ZAMANIN DEĞİŞMESİYLE BA’ZI AHKAMIN DEĞİŞMESİ

 

         (İbn-i Abidin) : Teravihte hatmin terk edilebileceği hakkında söylenen sözlerin şer’i delillerden hiç birine temas etmeyip, boş sözler olduğunu anladığı için diyor ki, bunların bu sözleri, (zamanın değişmesiyle bazı ahkamın değişmesi) sözü üzerine mebnidir. Yani evvel teravihte hatmi terketmek için müsaade-i şer’iyye yok idi amma şimdi vardır. Zaman değişti, ahval başkalaştı demek istediklerini söylüyor. (103)
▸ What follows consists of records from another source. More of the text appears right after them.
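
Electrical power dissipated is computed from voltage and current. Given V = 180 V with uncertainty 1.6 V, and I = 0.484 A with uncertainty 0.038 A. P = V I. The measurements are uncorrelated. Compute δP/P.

0.0790

Products/powers → add relative errors in quadrature, weighted by exponent:
  (1·δV/V)² = (1×0.00889)² = 7.9e-05;  (1·δI/I)² = (1×0.0785)² = 0.00616
δP/P = √(0.00624) = 0.0790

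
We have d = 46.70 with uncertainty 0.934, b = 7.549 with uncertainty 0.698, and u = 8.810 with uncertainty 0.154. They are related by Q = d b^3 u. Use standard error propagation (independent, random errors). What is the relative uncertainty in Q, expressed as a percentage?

27.9%

Q is a product of powers, so relative uncertainties combine in quadrature:
  (1·δd/d)² = (1×0.0200)² = 0.000400;  (3·δb/b)² = (3×0.0925)² = 0.0769;  (1·δu/u)² = (1×0.0175)² = 0.000306
δQ/Q = √(0.0776) = 0.279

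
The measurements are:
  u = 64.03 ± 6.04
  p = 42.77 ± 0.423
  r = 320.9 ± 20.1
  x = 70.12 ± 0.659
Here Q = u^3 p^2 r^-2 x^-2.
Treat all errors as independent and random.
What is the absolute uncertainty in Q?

For a monomial Q ∝ u^3, p^2, r^-2, x^-2, fractional errors add in quadrature:
  (3·δu/u)² = (3×0.0943)² = 0.0801;  (2·δp/p)² = (2×0.00989)² = 0.000391;  (-2·δr/r)² = (-2×0.0626)² = 0.0157;  (-2·δx/x)² = (-2×0.00940)² = 0.000353
δQ/Q = √(0.0965) = 0.311
Q = 0.9484, so δQ = 0.311 × 0.9484 = 0.295.

0.295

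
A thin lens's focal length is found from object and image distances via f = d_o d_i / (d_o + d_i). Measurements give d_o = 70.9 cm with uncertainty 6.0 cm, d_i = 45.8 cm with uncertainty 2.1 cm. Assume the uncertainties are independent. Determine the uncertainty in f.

∂f/∂d_o = (d_i/(d_o+d_i))² = 0.154;  ∂f/∂d_i = (d_o/(d_o+d_i))² = 0.369
δf = √((∂f/∂d_o · δd_o)² + (∂f/∂d_i · δd_i)²) = √(0.854 + 0.601) = 1.21 cm

1.21 cm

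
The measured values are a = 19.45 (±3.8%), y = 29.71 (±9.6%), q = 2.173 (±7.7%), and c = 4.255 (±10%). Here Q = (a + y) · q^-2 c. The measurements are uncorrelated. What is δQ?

Let u = a + y = 49.16. δu = √(δa² + δy²) = √(0.546 + 8.13) = 2.95, so δu/u = 0.0599.
Q is then a monomial in u, q, c:
δQ/Q = √((δu/u)² + (-2·δq/q)² + (1·δc/c)²) = √(0.00359 + 0.0237 + 0.0100) = 0.193
Q = 44.30, so δQ = 0.193 × 44.30 = 8.56.

8.56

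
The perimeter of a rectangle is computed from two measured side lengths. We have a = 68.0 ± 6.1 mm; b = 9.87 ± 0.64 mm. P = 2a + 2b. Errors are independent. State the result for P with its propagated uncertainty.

Sums and differences: (δP)² = Σ (cᵢ δxᵢ)².
  (2·δa)² = 149;  (2·δb)² = 1.64
δP = √(150) = 12.3 mm
P = 156 mm.

156 ± 12.3 mm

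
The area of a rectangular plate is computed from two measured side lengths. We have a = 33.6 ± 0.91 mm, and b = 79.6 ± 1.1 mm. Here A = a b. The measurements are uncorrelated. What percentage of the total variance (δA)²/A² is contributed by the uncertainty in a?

79.3%

(δA/A)² = (1·δa/a)² + (1·δb/b)²
  a term: (1×0.0271)² = 0.000734
  b term: (1×0.0138)² = 0.000191
Total = 0.000924. Share from a = 0.000734/0.000924 = 0.793.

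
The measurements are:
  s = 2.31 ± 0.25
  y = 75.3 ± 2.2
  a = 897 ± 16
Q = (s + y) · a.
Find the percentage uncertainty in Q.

Let u = s + y = 77.6. δu = √(δs² + δy²) = √(0.0625 + 4.84) = 2.21, so δu/u = 0.0285.
Q is then a monomial in u, a:
δQ/Q = √((δu/u)² + (1·δa/a)²) = √(0.000814 + 0.000318) = 0.0336

3.36%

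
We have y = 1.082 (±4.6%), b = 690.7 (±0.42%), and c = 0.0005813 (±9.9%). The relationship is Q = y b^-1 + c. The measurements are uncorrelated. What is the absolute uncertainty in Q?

9.25e-05

Let p = y·b^-1 = 0.001567. δp/p = √((1·δy/y)² + (-1·δb/b)²) = √(0.00212 + 1.76e-05) = 0.0462, so δp = 7.24e-05.
Q = p + c: δQ = √(δp² + δc²) = √(5.24e-09 + 3.31e-09) = 9.25e-05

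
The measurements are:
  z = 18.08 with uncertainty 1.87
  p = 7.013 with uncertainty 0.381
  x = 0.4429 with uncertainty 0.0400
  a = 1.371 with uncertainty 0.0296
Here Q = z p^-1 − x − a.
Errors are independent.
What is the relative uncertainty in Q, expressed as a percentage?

Let w = z·p^-1 = 2.578. δw/w = √((1·δz/z)² + (-1·δp/p)²) = √(0.0107 + 0.00295) = 0.117, so δw = 0.301.
Q = w − x − a: δQ = √(δw² + δx² + δa²) = √(0.0907 + 0.00160 + 0.000876) = 0.305
Q = 0.7642, so δQ/Q = 0.305/0.7642 = 0.399.

39.9%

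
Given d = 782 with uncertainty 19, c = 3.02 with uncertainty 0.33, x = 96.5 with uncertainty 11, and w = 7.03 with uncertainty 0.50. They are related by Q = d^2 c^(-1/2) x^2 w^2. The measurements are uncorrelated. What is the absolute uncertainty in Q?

4.51e+10

Products/powers → add relative errors in quadrature, weighted by exponent:
  (2·δd/d)² = (2×0.0243)² = 0.00236;  (−½·δc/c)² = (-0.5×0.109)² = 0.00299;  (2·δx/x)² = (2×0.114)² = 0.0520;  (2·δw/w)² = (2×0.0711)² = 0.0202
δQ/Q = √(0.0776) = 0.278
Q = 1.62e+11, so δQ = 0.278 × 1.62e+11 = 4.51e+10.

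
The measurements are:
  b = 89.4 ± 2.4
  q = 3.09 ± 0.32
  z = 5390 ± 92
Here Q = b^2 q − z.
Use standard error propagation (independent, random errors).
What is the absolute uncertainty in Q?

Let p = b^2·q = 24700. δp/p = √((2·δb/b)² + (1·δq/q)²) = √(0.00288 + 0.0107) = 0.117, so δp = 2880.
Q = p − z: δQ = √(δp² + δz²) = √(8.3e+06 + 8460) = 2880

2880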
         Bu söz gayet avamferibane yani cahilleri aldatıcı bir söz olup, erbabı nezdinde zerre kadar bir kıymete haiz değildir.

         Bazen şer’an caiz olmayan bir şey caiz şeklinde göstermek isteyenler, avam-ı ahalinin gözüne kül atmak kabilinden bu sözü söylüyorlar. Çünkü kavaid-i fıkhiyye arasında (zamanın değişmesiyle ahkamın değiştiği de inkar olunamaz) sözü vardır. Avam-ı ahaliyle karşı bu söz söylendiğinde gerilir kalırlar. Bir şey de söyleyemezler. İşte bundan istifade etmek isteyenler istifade ederler. Fakat az çok kitap karıştırmış olanlar, bu sözün ne demek olduğunu ve ne gibi yerlerde mutber olacağını ve teravihdeki hatm meselesine hiçbir münasebeti olmadığını pekala bilirler. Onun için (İbn-i Abidin) in bu sözü (Bahr) kitabının sahibi gibi mesleki malum ve şeriate hizmeti meşhud olan bir zata nisbet etmek doğru değildir. Evet (Bahr) sahibi de hata eder. Nitekim bu hatm meselesinde hata etmiştir. Lakin suiniyyeti olmadığından diğer söylediği doğru sözlerle bu sözlerini tamamen öldürdüğü de görülmüştür. Ve bu hatasından taib ve müstağfil olmuş da sayılır. Bilfarz ki hatasını tamir etmiş olmasa da hata olarak kalsa bile yine çok görülmez. Çünkü insan hata eder. Lakin (Zamanın değişmesiyle ahkamın değiştiği inkar olunamaz) sözünü teravihdeki hatmin terki üzerine delil göstermek gibi bu kadar açık bir hataya da düşmez.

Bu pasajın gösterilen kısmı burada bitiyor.